Menurut Pasal 1 angka 4 Undang-Undang Nomor 12 Tahun 2011 tentang Pembentukan Peraturan Perundang-Undangan (“UU 12/2011”) Peraturan Pemerintah Pengganti Undang-Undang (“Perppu”) adalah peraturan perundang-undangan yang ditetapkan oleh Presiden dalam hal ihwal kegentingan yang memaksa.
 
Secara konstitusional, Perppu diatur dalam Pasal 22 ayat (1) Undang-Undang Dasar 1945 (UUD 1945) yang menyatakan:
 
Dalam hal ihwal kegentingan yang memaksa, Presiden berhak menetapkan peraturan pemerintah sebagai pengganti undang-undang
 
Terkait dengan materi muatan Perppu diatur pada Pasal 11 UU 12/2011 yang menyebutkan bahwa materi muatan Perppu sama dengan materi muatan undang-undang (“UU”).
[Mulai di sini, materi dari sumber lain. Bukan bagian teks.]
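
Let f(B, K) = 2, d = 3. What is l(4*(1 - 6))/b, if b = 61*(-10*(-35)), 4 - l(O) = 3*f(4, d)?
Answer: -1/10675 ≈ -9.3677e-5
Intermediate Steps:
l(O) = -2 (l(O) = 4 - 3*2 = 4 - 1*6 = 4 - 6 = -2)
b = 21350 (b = 61*350 = 21350)
l(4*(1 - 6))/b = -2/21350 = -2*1/21350 = -1/10675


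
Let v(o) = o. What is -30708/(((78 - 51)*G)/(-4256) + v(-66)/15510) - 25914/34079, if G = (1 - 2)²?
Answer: 1046665096954806/361271479 ≈ 2.8972e+6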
Lalu perihal pengaturan materi muatan tersebut (UU dan Perppu) diatur lebih rinci dalam Pasal 10 UU 12/2011 yaitu :
 
Materi muatan yang harus diatur dengan Undang- Undang berisi:
  1. pengaturan lebih lanjut mengenai ketentuan Undang-Undang Dasar Negara Republik Indonesia Tahun 1945;
  2. perintah suatu Undang-Undang untuk diatur dengan Undang-Undang;
  3. pengesahan perjanjian internasional tertentu;
  4. tindak lanjut atas putusan Mahkamah Konstitusi; dan/atau
  5. pemenuhan kebutuhan hukum dalam masyarakat.
 
Kemudian, Maria Farida dalam bukunya Ilmu Perundang-Undangan:Proses dan Teknik Pembentukanya (hal.80) mengatakan bahwa secara hierarki Undang-Undang memiliki tingkatan yang sama dengan Perppu sehingga fungsi maupun materi muatan Perppu juga sama dengan undang-undang.[1]
 
Jadi berdasarkan uraian di atas, materi muatan Perppu dan undang-undang adalah sama.
 
Apakah Perppu Dapat Mencantumkan Materi Ketentuan Pidana Seperti yang Dimuat oleh UU?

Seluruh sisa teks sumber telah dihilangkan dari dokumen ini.